Enter corporate monkey waitlist.
Graduate summa cum laude. Learn fifth foreign language. Date, but only to boost your resumé. Journey to faraway, exotic lands where you’ll take pretty pictures; see both everything and absolutely nothing. Post-travel at a bar with friends, describe so accurately the shape of the terrain, paint so vividly the colours of the landscape, articulate so fully the quirks of the language that you convince even yourself that you’ve been moved, that you are living and not merely existing.
Clock into hamster wheel at nine every morning.
Fall in love; update Facebook status. Tell her you love her because you believe fervently in the bond of words. Quantify your love for her with the number of to-the-moon-and-backs because you’re not just some soulless mathematician; you’re a hapless romantic. Surprise her with chocolates and roses by her doorstep because that’s what people in love do, or so you’ve heard. In your letters to her, quote Marquez, because no one has ever delineated love better.
Suddenly, realise it’s not actually love but some cheap, knock-off version called infatuation. Feel betrayed by hindsight, even more so by romantic comedies. Watch your world slowly but inevitably drain itself of all colour and warmth. Search desperately for reconciliation, but find instead makeshift rainbows and plastic unicorns. Learn that this love thing is an elusive truth reserved for a fortunate few; understand that Allie doesn’t always find Noah. Submit yourself to this reality; be content. Obey.
Proceed to marry the next girl you find – she is nice, has pretty hair, and plays the piano. Bring her home to your parents and find that they adore her as if she were their own. Find, in the subsequent decades impersonating millennia, that she is truly wonderful, and that while she will never be your ocean, never inspire you with her boundless beauty, never enkindle in you passion with her profound mystery, she remains your harbour, and you will one day learn to accommodate her, cherish her.
When your parents die, mourn. Mourn because you know no other response. Mourn, because for the first time, words escape you; for the first time, language fails you. Let memory avalanche you into the depths of sorrow – the calls unreturned, dinner plans cancelled, white lies unearthed… Let it hit you just what she meant when your mother said: “No one will ever love you more than we do.”

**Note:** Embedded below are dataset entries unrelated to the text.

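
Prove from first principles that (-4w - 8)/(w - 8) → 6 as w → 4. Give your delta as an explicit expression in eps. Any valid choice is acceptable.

delta = min(2, (1/5)eps)

Suppose eps > 0. We want delta > 0 with 0 < |w − 4| < delta ⇒ |(-4w - 8)/(w - 8) − 6| < eps.
Combining over a common denominator, (-4w - 8)/(w - 8) − 6 = [(-4w - 8)·(-4) − (-24)·(w - 8)] / [(-4)·(w - 8)] = 40(w − 4) / ((-4)(w - 8)).
So |(-4w - 8)/(w - 8) − 6| = 40|w − 4| / (4·|w − 8|).
Require delta ≤ 2, so |w − 8| ≥ |-4| − |w − 4| > 4 − 2 = 2.
Hence |(-4w - 8)/(w - 8) − 6| < 40|w − 4|/(4·2) = 5|w − 4|, which is < eps once |w − 4| < (1/5)eps.
Take delta = min(2, (1/5)eps). Then 0 < |w − 4| < delta forces both bounds, so |(-4w - 8)/(w - 8) − 6| < eps.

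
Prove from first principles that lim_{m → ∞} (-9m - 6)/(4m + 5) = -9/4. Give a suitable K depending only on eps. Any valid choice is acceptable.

K = (21/16)/eps

Suppose eps > 0. For m ≥ 1, |(-9m - 6)/(4m + 5) + 9/4| = |21|/(4(4m + 5)) = 21/(4(4m + 5)).
Since 4m + 5 ≥ 4m for m ≥ 1, this is ≤ 21/(4·4m) = (21/16)/m.
So |(-9m - 6)/(4m + 5) + 9/4| < eps whenever m > (21/16)/eps.
Take K = (21/16)/eps. If m > K then |(-9m - 6)/(4m + 5) + 9/4| ≤ (21/16)/m < eps.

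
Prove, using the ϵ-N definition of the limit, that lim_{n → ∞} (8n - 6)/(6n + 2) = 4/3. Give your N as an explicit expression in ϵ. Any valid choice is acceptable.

N = (13/9)/ϵ

Let ϵ > 0. For n ≥ 1, |(8n - 6)/(6n + 2) − (4/3)| = |-52|/(6(6n + 2)) = 52/(6(6n + 2)).
Since 6n + 2 ≥ 6n for n ≥ 1, this is ≤ 52/(6·6n) = (13/9)/n.
So |(8n - 6)/(6n + 2) − (4/3)| < ϵ whenever n > (13/9)/ϵ.
Take N = (13/9)/ϵ. If n > N then |(8n - 6)/(6n + 2) − (4/3)| ≤ (13/9)/n < ϵ.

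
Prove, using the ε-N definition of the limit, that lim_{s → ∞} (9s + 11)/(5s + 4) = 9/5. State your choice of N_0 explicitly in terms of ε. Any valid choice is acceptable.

N_0 = (19/25)/ε

Let ε > 0 be given. We seek N_0 > 0 such that s > N_0 implies |(9s + 11)/(5s + 4) − (9/5)| < ε.
(9s + 11)/(5s + 4) − (9/5) = (5(9s + 11) − 9(5s + 4)) / (5(5s + 4)) = 19/(5(5s + 4)).
For s > 0 we have 5s + 4 > 5s, so |(9s + 11)/(5s + 4) − (9/5)| = 19/(5(5s + 4)) < 19/(5·5s) = (19/25)/s.
Thus |(9s + 11)/(5s + 4) − (9/5)| < ε whenever s > (19/25)/ε.
Take N_0 = (19/25)/ε. If s > N_0 then |(9s + 11)/(5s + 4) − (9/5)| < (19/25)/s < ε.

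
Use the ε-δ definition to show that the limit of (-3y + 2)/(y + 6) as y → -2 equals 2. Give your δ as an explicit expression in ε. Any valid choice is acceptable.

Let ε > 0 be given. We want δ > 0 with 0 < |y + 2| < δ ⇒ |(-3y + 2)/(y + 6) − 2| < ε.
Combining over a common denominator, (-3y + 2)/(y + 6) − 2 = [(-3y + 2)·4 − 8·(y + 6)] / [4·(y + 6)] = -20(y + 2) / (4(y + 6)).
So |(-3y + 2)/(y + 6) − 2| = 20|y + 2| / (4·|y + 6|).
Require δ ≤ 2, so |y + 6| ≥ |4| − |y + 2| > 4 − 2 = 2.
Hence |(-3y + 2)/(y + 6) − 2| < 20|y + 2|/(4·2) = (5/2)|y + 2|, which is < ε once |y + 2| < (2/5)ε.
Take δ = min(2, (2/5)ε). Then 0 < |y + 2| < δ forces both bounds, so |(-3y + 2)/(y + 6) − 2| < ε.

δ = min(2, (2/5)ε)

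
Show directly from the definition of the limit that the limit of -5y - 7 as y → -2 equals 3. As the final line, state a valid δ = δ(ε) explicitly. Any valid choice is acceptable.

δ = ε/5

Let ε > 0. We need δ > 0 so that 0 < |y + 2| < δ implies |(-5y - 7) − 3| < ε.
Since (-5y - 7) − 3 = -5(y + 2), we have |(-5y - 7) − 3| = 5|y + 2|.
Thus it suffices that |y + 2| < ε/5.
Take δ = ε/5. If 0 < |y + 2| < δ then |(-5y - 7) − 3| = 5|y + 2| < 5·(ε/5) = ε.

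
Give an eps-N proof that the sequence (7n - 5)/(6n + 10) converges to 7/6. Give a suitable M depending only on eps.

M = (25/9)/eps

Suppose eps > 0. For n ≥ 1, |(7n - 5)/(6n + 10) − (7/6)| = |-100|/(6(6n + 10)) = 100/(6(6n + 10)).
Since 6n + 10 ≥ 6n for n ≥ 1, this is ≤ 100/(6·6n) = (25/9)/n.
So |(7n - 5)/(6n + 10) − (7/6)| < eps whenever n > (25/9)/eps.
Take M = (25/9)/eps. If n > M then |(7n - 5)/(6n + 10) − (7/6)| ≤ (25/9)/n < eps.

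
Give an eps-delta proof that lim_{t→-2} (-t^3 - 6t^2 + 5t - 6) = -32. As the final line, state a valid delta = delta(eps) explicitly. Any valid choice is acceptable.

Fix eps > 0. We want delta > 0 such that 0 < |t + 2| < delta implies |(-t^3 - 6t^2 + 5t - 6) + 32| < eps.
(-t^3 - 6t^2 + 5t - 6) + 32 = -t^3 - 6t^2 + 5t + 26 = (t + 2)(-t^2 - 4t + 13).
So |(-t^3 - 6t^2 + 5t - 6) + 32| = |t + 2|·|-t^2 - 4t + 13|.
Assume first that |t + 2| < 2, so |t| < 4. Then |-t^2 - 4t + 13| ≤ 4^2 + 4·4 + 13 = 45.
Hence |(-t^3 - 6t^2 + 5t - 6) + 32| ≤ 45|t + 2| < eps provided |t + 2| < eps/45.
Choosing delta = min(2, eps/45) ensures both conditions, hence |(-t^3 - 6t^2 + 5t - 6) + 32| < eps.

delta = min(2, eps/45)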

In your beer belly years, ask a lot of rhetorical questions. Ponder, for the first time, the meaning of life. Reach no meaningful conclusion. Resume.
Clock out of hamster wheel at five every evening.
One day, amidst sleepy supermarket aisles, arms outstretched, examining brands of detergent, or jaywalking mid-salted-caramel-chocolate-cupcake bite, have your moment. In this instant, realise that your life had not been of cardinal red, or atomic tangerine, or even sunflower yellow; but rather, of a dull, flat Spanish grey, the colour of sidewalks. Realise, that for all your literary ardour, your grand schemes, life has failed to imitate art. Where are the daring escapades and decadent soirées? Who is your nemesis, your estranged father? What of forbidden love, heroic feats, glorious victories? What of the dramatic downfall that follows? And as you wallow in the futility of searching for life’s misprint, decide intently to put pen to paper once more, and compose your future; whether fleetingly magnificent or enduringly mundane, this you can call your own.